In the sixth year of compliance with Sarbanes-Oxley Section 404 requirements, companies with a public float greater than $75 million reduced their rate of adverse opinions from 5 percent in the fifth year to only 2.4 percent in the most recent year. Even if companies that have missed their filing deadlines turn in adverse opinions, it would bump the rate to only 2.8 percent, said Don Whalen, director of research for Audit Analytics.

Over the six reporting years that public companies have been filing the reports, adverse opinions have steadily fallen from a high of 16.9 percent for fiscal years ending after Nov. 15, 2004, to the current low of 2.4 percent, said Whalen. “It’s getting to the point where you wonder if it can even be reduced anymore,” he said.

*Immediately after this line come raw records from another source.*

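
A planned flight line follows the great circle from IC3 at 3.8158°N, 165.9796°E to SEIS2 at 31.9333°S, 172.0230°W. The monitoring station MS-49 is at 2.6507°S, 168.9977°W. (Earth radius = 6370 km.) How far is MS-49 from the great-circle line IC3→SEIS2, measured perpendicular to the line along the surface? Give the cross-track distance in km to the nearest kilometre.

2071 km

δ₁₃ = central angle IC3→MS-49 = 0.450828 rad  (haversine)
θ₁₃ = bearing IC3→MS-49 = 104.132°,  θ₁₂ = bearing IC3→SEIS2 = 151.279°
dₓₜ = R·arcsin(sin δ₁₃ · sin(θ₁₃ − θ₁₂)) = 6370·arcsin(0.43571·sin(-47.147°)) = -2071.013 km
|dₓₜ| = 2071.013 km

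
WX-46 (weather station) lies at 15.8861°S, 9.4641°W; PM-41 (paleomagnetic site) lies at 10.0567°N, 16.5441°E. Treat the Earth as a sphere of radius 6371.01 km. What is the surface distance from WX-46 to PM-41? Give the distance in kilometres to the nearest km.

4064 km

Δφ = 25.9428°,  Δλ = 26.0082°
a = sin²(Δφ/2) + cos φ₁ cos φ₂ sin²(Δλ/2) = 0.098337
c = 2·arcsin(√a) = 0.637936 rad = 36.5510°
d = R·c = 6371.01 × 0.637936 = 4064.3 km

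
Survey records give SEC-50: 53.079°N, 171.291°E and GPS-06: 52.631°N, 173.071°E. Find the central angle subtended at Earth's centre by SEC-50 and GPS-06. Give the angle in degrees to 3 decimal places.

Δφ = -0.4480°,  Δλ = 1.7800°
a = sin²(Δφ/2) + cos φ₁ cos φ₂ sin²(Δλ/2) = 0.000103
c = 2·arcsin(√a) = 0.020323 rad = 1.1644°

1.164°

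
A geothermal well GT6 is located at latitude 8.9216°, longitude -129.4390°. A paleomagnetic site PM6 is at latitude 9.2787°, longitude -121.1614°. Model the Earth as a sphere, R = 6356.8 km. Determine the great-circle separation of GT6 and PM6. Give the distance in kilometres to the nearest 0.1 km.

Δφ = 0.3571°,  Δλ = 8.2776°
a = sin²(Δφ/2) + cos φ₁ cos φ₂ sin²(Δλ/2) = 0.005088
c = 2·arcsin(√a) = 0.142786 rad = 8.1810°
d = R·c = 6356.8 × 0.142786 = 907.7 km

907.7 km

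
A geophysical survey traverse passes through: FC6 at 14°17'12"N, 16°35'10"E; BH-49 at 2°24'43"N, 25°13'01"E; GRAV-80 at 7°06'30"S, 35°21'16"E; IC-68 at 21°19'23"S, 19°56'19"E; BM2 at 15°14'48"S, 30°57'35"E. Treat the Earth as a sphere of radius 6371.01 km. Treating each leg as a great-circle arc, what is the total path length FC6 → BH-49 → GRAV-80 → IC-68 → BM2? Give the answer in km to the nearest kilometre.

FC6: φ = +14.28667°, λ = +16.58611°
BH-49: φ = +2.41194°, λ = +25.21694°
GRAV-80: φ = -7.10833°, λ = +35.35444°
IC-68: φ = -21.32306°, λ = +19.93861°
BM2: φ = -15.24667°, λ = +30.95972°
FC6→BH-49: c = 0.255110 rad, d = 1625.31 km
BH-49→GRAV-80: c = 0.242465 rad, d = 1544.75 km
GRAV-80→IC-68: c = 0.359352 rad, d = 2289.44 km
IC-68→BM2: c = 0.211078 rad, d = 1344.78 km
Total = 1625.31 + 1544.75 + 2289.44 + 1344.78 = 6804.27 km

6804 km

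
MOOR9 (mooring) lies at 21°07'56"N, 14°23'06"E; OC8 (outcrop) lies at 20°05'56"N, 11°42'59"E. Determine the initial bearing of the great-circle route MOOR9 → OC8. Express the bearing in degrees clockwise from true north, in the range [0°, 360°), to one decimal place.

MOOR9: φ = +21.13222°, λ = +14.38500°
OC8: φ = +20.09889°, λ = +11.71639°
Δλ = -2.6686°
y = sin Δλ · cos φ₂ = -0.043724
x = cos φ₁ sin φ₂ − sin φ₁ cos φ₂ cos Δλ = -0.017667
θ = atan2(y, x) = -112.0015° → 247.9985° (mod 360°)

248.0°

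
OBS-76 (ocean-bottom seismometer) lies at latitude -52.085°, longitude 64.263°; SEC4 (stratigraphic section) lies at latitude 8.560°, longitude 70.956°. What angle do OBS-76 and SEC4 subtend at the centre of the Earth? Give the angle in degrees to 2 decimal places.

Δφ = 60.6450°,  Δλ = 6.6930°
a = sin²(Δφ/2) + cos φ₁ cos φ₂ sin²(Δλ/2) = 0.256961
c = 2·arcsin(√a) = 1.063200 rad = 60.9169°

60.92°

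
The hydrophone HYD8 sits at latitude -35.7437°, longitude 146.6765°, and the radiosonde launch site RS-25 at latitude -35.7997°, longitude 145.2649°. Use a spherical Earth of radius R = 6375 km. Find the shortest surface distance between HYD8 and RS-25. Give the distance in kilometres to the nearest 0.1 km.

Δφ = -0.0560°,  Δλ = -1.4116°
a = sin²(Δφ/2) + cos φ₁ cos φ₂ sin²(Δλ/2) = 0.000100
c = 2·arcsin(√a) = 0.020013 rad = 1.1467°
d = R·c = 6375 × 0.020013 = 127.6 km

127.6 km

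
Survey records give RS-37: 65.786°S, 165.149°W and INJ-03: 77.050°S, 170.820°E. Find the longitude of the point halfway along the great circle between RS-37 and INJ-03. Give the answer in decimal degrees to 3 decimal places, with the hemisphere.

Bx = cos φ₂ cos Δλ = 0.204677,  By = cos φ₂ sin Δλ = -0.091261
φₘ = atan2(sin φ₁ + sin φ₂, √((cos φ₁ + Bx)² + By²)) = -71.76490°
λₘ = λ₁ + atan2(By, cos φ₁ + Bx) = -173.59201°

173.592°W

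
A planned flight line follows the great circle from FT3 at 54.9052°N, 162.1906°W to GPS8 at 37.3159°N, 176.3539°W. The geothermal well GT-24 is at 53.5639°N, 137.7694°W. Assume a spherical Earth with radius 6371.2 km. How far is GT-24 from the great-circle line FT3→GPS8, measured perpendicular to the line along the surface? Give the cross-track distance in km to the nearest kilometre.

δ₁₃ = central angle FT3→GT-24 = 0.248935 rad  (haversine)
θ₁₃ = bearing FT3→GT-24 = 85.327°,  θ₁₂ = bearing FT3→GPS8 = 214.569°
dₓₜ = R·arcsin(sin δ₁₃ · sin(θ₁₃ − θ₁₂)) = 6371.2·arcsin(0.24637·sin(-129.242°)) = -1223.194 km
|dₓₜ| = 1223.194 km

1223 km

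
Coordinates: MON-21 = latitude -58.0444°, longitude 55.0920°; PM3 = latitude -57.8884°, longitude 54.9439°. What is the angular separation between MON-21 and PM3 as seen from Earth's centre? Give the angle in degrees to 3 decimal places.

Δφ = 0.1560°,  Δλ = -0.1481°
a = sin²(Δφ/2) + cos φ₁ cos φ₂ sin²(Δλ/2) = 0.000002
c = 2·arcsin(√a) = 0.003048 rad = 0.1747°

0.175°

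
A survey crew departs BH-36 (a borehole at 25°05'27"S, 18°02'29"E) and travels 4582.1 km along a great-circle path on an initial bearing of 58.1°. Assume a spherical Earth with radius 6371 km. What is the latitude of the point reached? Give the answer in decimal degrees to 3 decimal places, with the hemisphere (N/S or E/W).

BH-36: φ = -25.09083°, λ = +18.04139°
δ = d/R = 4582.1/6371 = 0.719212 rad
φ₂ = arcsin(sin φ₁ cos δ + cos φ₁ sin δ cos θ)
   = arcsin(-0.42405·0.75233 + 0.90564·0.65879·0.52844) = -0.21467°
λ₂ = λ₁ + atan2(sin θ sin δ cos φ₁, cos δ − sin φ₁ sin φ₂) = 52.04877°

0.215°S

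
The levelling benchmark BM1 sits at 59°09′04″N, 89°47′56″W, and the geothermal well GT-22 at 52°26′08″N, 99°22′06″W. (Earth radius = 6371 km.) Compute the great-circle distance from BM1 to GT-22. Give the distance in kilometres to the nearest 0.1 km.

954.9 km

BM1: φ = +59.15111°, λ = -89.79889°
GT-22: φ = +52.43556°, λ = -99.36833°
Δφ = -6.7156°,  Δλ = -9.5694°
a = sin²(Δφ/2) + cos φ₁ cos φ₂ sin²(Δλ/2) = 0.005606
c = 2·arcsin(√a) = 0.149881 rad = 8.5876°
d = R·c = 6371 × 0.149881 = 954.9 km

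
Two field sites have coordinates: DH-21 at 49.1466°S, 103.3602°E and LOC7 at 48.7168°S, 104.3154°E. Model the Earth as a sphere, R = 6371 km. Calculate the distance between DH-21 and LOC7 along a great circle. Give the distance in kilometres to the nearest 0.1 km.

84.6 km

Δφ = 0.4298°,  Δλ = 0.9552°
a = sin²(Δφ/2) + cos φ₁ cos φ₂ sin²(Δλ/2) = 0.000044
c = 2·arcsin(√a) = 0.013275 rad = 0.7606°
d = R·c = 6371 × 0.013275 = 84.6 km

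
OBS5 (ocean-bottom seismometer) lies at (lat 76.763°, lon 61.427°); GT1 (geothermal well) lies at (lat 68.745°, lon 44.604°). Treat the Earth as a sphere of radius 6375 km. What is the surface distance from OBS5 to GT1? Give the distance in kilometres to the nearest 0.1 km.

Δφ = -8.0180°,  Δλ = -16.8230°
a = sin²(Δφ/2) + cos φ₁ cos φ₂ sin²(Δλ/2) = 0.006664
c = 2·arcsin(√a) = 0.163450 rad = 9.3650°
d = R·c = 6375 × 0.163450 = 1042.0 km

1042.0 km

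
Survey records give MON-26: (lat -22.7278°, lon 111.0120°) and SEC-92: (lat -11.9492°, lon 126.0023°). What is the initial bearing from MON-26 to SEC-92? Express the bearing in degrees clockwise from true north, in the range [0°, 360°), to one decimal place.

Δλ = 14.9903°
y = sin Δλ · cos φ₂ = 0.253051
x = cos φ₁ sin φ₂ − sin φ₁ cos φ₂ cos Δλ = 0.174152
θ = atan2(y, x) = 55.4640° → 55.4640° (mod 360°)

55.5°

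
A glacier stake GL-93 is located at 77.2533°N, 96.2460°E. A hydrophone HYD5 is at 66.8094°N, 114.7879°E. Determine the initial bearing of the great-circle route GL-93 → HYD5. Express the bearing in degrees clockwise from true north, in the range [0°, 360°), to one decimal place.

Δλ = 18.5419°
y = sin Δλ · cos φ₂ = 0.125225
x = cos φ₁ sin φ₂ − sin φ₁ cos φ₂ cos Δλ = -0.161335
θ = atan2(y, x) = 142.1822° → 142.1822° (mod 360°)

142.2°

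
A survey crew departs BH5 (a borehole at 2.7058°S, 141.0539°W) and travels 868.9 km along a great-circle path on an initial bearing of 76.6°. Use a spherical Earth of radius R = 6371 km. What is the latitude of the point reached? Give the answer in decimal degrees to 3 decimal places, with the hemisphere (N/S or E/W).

0.876°S

δ = d/R = 868.9/6371 = 0.136384 rad
φ₂ = arcsin(sin φ₁ cos δ + cos φ₁ sin δ cos θ)
   = arcsin(-0.04721·0.99071 + 0.99889·0.13596·0.23175) = -0.87641°
λ₂ = λ₁ + atan2(sin θ sin δ cos φ₁, cos δ − sin φ₁ sin φ₂) = -133.45281°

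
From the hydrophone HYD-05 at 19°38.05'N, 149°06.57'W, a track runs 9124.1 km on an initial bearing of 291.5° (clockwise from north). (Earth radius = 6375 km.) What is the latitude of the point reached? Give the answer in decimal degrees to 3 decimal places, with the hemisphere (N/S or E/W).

22.866°N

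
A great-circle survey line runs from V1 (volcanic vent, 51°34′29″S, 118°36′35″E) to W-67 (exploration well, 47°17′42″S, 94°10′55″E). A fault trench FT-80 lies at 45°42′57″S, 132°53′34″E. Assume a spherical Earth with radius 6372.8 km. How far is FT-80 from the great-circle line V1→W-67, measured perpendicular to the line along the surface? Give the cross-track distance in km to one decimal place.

646.8 km

V1: φ = -51.57472°, λ = +118.60972°
W-67: φ = -47.29500°, λ = +94.18194°
FT-80: φ = -45.71583°, λ = +132.89278°
δ₁₃ = central angle V1→FT-80 = 0.193367 rad  (haversine)
θ₁₃ = bearing V1→FT-80 = 63.691°,  θ₁₂ = bearing V1→W-67 = 275.511°
dₓₜ = R·arcsin(sin δ₁₃ · sin(θ₁₃ − θ₁₂)) = 6372.8·arcsin(0.19216·sin(-211.821°)) = 646.807 km
|dₓₜ| = 646.807 km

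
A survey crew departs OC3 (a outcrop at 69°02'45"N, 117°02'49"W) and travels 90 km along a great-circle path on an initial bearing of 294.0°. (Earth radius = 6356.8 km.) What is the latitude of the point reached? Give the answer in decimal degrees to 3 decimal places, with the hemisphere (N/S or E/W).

69.363°N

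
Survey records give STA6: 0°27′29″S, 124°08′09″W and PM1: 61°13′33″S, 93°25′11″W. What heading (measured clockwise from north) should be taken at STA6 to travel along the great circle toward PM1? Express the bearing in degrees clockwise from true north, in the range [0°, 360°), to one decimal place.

164.3°

STA6: φ = -0.45806°, λ = -124.13583°
PM1: φ = -61.22583°, λ = -93.41972°
Δλ = 30.7161°
y = sin Δλ · cos φ₂ = 0.245871
x = cos φ₁ sin φ₂ − sin φ₁ cos φ₂ cos Δλ = -0.873187
θ = atan2(y, x) = 164.2739° → 164.2739° (mod 360°)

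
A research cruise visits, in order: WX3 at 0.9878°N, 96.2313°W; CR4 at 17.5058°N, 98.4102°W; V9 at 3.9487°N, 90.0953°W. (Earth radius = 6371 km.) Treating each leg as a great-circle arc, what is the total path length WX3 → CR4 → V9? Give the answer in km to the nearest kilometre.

WX3→CR4: c = 0.290709 rad, d = 1852.10 km
CR4→V9: c = 0.276064 rad, d = 1758.81 km
Total = 1852.10 + 1758.81 = 3610.91 km

3611 km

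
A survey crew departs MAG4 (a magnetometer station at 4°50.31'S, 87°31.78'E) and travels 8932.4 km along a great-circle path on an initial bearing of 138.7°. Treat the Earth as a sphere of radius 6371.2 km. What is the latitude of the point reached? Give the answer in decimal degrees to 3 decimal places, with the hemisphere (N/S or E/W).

48.774°S

MAG4: φ = -4.83850°, λ = +87.52967°
δ = d/R = 8932.4/6371.2 = 1.401996 rad
φ₂ = arcsin(sin φ₁ cos δ + cos φ₁ sin δ cos θ)
   = arcsin(-0.08435·0.16800 + 0.99644·0.98579·-0.75126) = -48.77415°
λ₂ = λ₁ + atan2(sin θ sin δ cos φ₁, cos δ − sin φ₁ sin φ₂) = 168.36773°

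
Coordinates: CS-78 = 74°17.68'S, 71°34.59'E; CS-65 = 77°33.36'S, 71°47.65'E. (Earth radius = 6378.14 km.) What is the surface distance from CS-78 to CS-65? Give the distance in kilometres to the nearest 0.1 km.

363.1 km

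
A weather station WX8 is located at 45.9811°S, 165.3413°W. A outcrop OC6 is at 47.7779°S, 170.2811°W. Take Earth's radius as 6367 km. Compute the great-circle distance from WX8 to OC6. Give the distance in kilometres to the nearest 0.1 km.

424.9 km

Δφ = -1.7968°,  Δλ = -4.9398°
a = sin²(Δφ/2) + cos φ₁ cos φ₂ sin²(Δλ/2) = 0.001113
c = 2·arcsin(√a) = 0.066738 rad = 3.8238°
d = R·c = 6367 × 0.066738 = 424.9 km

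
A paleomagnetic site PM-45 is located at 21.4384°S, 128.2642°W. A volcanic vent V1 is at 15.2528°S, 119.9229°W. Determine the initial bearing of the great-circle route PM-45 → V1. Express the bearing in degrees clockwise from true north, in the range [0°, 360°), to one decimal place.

53.4°

Δλ = 8.3413°
y = sin Δλ · cos φ₂ = 0.139959
x = cos φ₁ sin φ₂ − sin φ₁ cos φ₂ cos Δλ = 0.104019
θ = atan2(y, x) = 53.3799° → 53.3799° (mod 360°)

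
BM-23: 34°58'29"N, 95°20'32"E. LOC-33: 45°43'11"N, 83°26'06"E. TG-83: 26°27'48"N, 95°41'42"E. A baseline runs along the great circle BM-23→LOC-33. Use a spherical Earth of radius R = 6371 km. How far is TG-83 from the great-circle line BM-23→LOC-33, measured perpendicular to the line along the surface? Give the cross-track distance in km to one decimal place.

BM-23: φ = +34.97472°, λ = +95.34222°
LOC-33: φ = +45.71972°, λ = +83.43500°
TG-83: φ = +26.46333°, λ = +95.69500°
δ₁₃ = central angle BM-23→TG-83 = 0.148646 rad  (haversine)
θ₁₃ = bearing BM-23→TG-83 = 177.867°,  θ₁₂ = bearing BM-23→LOC-33 = 323.553°
dₓₜ = R·arcsin(sin δ₁₃ · sin(θ₁₃ − θ₁₂)) = 6371·arcsin(0.14810·sin(-145.686°)) = -532.523 km
|dₓₜ| = 532.523 km

532.5 km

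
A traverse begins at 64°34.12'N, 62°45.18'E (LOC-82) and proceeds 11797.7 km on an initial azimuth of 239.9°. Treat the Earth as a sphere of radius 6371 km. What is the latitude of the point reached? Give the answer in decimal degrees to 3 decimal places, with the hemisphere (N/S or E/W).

27.216°S

LOC-82: φ = +64.56867°, λ = +62.75300°
δ = d/R = 11797.7/6371 = 1.851782 rad
φ₂ = arcsin(sin φ₁ cos δ + cos φ₁ sin δ cos θ)
   = arcsin(0.90310·-0.27730 + 0.42943·0.96078·-0.50151) = -27.21619°
λ₂ = λ₁ + atan2(sin θ sin δ cos φ₁, cos δ − sin φ₁ sin φ₂) = -6.42778°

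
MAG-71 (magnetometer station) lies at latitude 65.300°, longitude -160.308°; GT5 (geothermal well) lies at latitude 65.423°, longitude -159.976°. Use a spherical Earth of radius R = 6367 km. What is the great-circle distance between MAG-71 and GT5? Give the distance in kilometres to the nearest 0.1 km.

Δφ = 0.1230°,  Δλ = 0.3320°
a = sin²(Δφ/2) + cos φ₁ cos φ₂ sin²(Δλ/2) = 0.000003
c = 2·arcsin(√a) = 0.003232 rad = 0.1852°
d = R·c = 6367 × 0.003232 = 20.6 km

20.6 km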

For smaller companies—those below a market capitalization of $75 million that are not required to provide an auditor’s report—improvements have come more slowly, the data shows. With their 2009 filings completed, smaller companies have just completed their fourth cycle of reporting. In the most recent year, 27.8 percent reported problems with internal controls, down from 32.3 percent in the prior year and 32.8 percent in the first year.

“Smaller companies are showing minor improvement, but they’re not nearly as well off as the larger companies,” Whalen said. “The adverse rate for management-only reports is ten times higher than for companies that provide the auditor attestation.”